Note to homeowners: Your tiles don’t have to match.
“People want to select something that reflects their personality and isn’t like everyone else’s. They want to be eclectic for sure,” said Karen Mattoon from Homestone Gallery, a tile boutique at 4401 Walden Ave., Lancaster, where the tiles used in the Nelson-designed bath came from.
Nor do you have to stick to one period style.
“You can mix midcentury modern with 1920s styles. You can mix Arts and Crafts with traditional. And very sleek and contemporary can have some rustic features to it,” Mattoon said.
Walls: Benjamin Moore’s Gray Wisp on the walls sets the background for framed artwork, wall sconces and an antiqued gold-framed mirror in a shape that echoes the pattern in the floor tiles.
Windows: Silhouette shades by Hunter Douglas are designed with vanes between two sheers that can be adjusted to change the level of light and privacy.
Lighting: A chandelier with antiqued crystals provides a focal point and adds a bit of glam. Ceiling fixtures and wall sconces in complementary styles with custom shades provide additional lighting.
Countertops: Corian Witch Hazel was chosen for both the countertop with integral sink in one corner and the vanity in another. DuPont describes the surface as having “light neutral, tonal veins that swirl through a light translucent base with a range of light particles.”

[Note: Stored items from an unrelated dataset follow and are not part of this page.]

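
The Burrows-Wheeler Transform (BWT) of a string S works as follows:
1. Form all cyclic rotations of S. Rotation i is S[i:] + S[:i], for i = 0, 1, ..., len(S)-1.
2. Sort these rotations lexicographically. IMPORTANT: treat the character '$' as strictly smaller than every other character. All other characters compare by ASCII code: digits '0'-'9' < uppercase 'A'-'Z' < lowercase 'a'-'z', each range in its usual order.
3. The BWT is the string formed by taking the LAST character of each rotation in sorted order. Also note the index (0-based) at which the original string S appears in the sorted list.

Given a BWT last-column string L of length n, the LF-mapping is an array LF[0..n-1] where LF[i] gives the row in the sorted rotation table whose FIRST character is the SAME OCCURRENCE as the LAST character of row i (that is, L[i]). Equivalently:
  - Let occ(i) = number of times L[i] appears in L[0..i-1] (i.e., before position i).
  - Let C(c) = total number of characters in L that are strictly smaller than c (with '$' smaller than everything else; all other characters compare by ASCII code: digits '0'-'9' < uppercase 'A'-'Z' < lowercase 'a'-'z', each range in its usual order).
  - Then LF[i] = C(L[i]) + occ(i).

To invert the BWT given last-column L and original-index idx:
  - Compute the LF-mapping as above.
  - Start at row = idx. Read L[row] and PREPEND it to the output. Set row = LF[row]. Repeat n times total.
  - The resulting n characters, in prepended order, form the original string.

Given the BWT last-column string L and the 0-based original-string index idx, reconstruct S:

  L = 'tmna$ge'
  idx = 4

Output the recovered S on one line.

LF mapping: 6 4 5 1 0 3 2
Walk LF starting at row 4, prepending L[row]:
  step 1: row=4, L[4]='$', prepend. Next row=LF[4]=0
  step 2: row=0, L[0]='t', prepend. Next row=LF[0]=6
  step 3: row=6, L[6]='e', prepend. Next row=LF[6]=2
  step 4: row=2, L[2]='n', prepend. Next row=LF[2]=5
  step 5: row=5, L[5]='g', prepend. Next row=LF[5]=3
  step 6: row=3, L[3]='a', prepend. Next row=LF[3]=1
  step 7: row=1, L[1]='m', prepend. Next row=LF[1]=4
Reversed output: magnet$

Answer: magnet$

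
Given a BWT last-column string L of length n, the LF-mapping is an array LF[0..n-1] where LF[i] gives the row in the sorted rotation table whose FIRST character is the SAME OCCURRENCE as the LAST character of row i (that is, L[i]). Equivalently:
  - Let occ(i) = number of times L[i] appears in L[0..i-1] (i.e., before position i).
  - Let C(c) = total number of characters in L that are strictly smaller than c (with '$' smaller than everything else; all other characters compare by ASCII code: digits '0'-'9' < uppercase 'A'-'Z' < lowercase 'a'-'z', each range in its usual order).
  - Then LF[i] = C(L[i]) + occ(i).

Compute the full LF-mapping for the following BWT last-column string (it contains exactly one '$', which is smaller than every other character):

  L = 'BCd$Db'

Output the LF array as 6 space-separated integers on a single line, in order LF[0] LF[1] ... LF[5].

Char counts: '$':1, 'B':1, 'C':1, 'D':1, 'b':1, 'd':1
C (first-col start): C('$')=0, C('B')=1, C('C')=2, C('D')=3, C('b')=4, C('d')=5
L[0]='B': occ=0, LF[0]=C('B')+0=1+0=1
L[1]='C': occ=0, LF[1]=C('C')+0=2+0=2
L[2]='d': occ=0, LF[2]=C('d')+0=5+0=5
L[3]='$': occ=0, LF[3]=C('$')+0=0+0=0
L[4]='D': occ=0, LF[4]=C('D')+0=3+0=3
L[5]='b': occ=0, LF[5]=C('b')+0=4+0=4

Answer: 1 2 5 0 3 4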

Other happening trends in today’s baths:
• Big prints: You see them on the shower curtains featured on Page F3. You also see them on wallcoverings well suited for the stylish bath. Look for big blossoms, bold graphics, multicolored stripes, trellis designs, tropical motifs and more eye-catching prints.
• Natural materials: Earthy elements such as wood, natural stone and river rock are being used on floors, feature walls, vanity tops, benches and more.

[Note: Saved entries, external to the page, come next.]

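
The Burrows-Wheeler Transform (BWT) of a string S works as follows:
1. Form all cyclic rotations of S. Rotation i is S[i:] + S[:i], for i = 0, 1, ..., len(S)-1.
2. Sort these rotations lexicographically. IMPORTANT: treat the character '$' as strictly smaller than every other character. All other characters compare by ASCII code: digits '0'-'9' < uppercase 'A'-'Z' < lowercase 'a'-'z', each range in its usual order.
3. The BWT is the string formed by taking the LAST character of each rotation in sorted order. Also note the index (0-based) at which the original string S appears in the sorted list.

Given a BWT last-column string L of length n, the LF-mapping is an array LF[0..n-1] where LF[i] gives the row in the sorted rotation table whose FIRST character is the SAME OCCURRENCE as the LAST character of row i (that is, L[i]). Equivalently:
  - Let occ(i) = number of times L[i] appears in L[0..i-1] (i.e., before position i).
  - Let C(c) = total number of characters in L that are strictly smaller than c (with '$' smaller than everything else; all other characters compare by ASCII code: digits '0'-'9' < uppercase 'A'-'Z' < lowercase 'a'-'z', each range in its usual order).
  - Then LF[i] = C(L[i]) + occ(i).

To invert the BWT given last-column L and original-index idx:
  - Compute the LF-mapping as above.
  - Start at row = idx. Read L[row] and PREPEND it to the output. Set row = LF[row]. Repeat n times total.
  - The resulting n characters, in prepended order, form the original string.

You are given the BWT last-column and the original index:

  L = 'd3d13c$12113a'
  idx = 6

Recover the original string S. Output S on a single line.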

• Floating vanities and cabinets (some with open shelving): This was a trend at the recent Kitchen and Bath Industry Show in Las Vegas, and visitors to the Buffalo Home Show this weekend and March 11-13 can see a floating vanity in StyleCraft’s feature home designed by the Interior Design Association of Western New York.
• Handcrafted elements. These can go beyond the custom tiles shown in the bath featured here. About.com lists artisan items on its home site as one of the big bath trends for 2016 and adds this tip: “Find a handmade bath mat, purchase soap from a local soap maker (and avoid all the noxious chemicals in mass-produced soaps), get a custom-printed shower curtain; the possibilities are as endless as the people who make handmade things (which is pretty much endless).”
• Living plants. If the space and growing conditions allow, a little greenery goes a long way in any bath-as-retreat.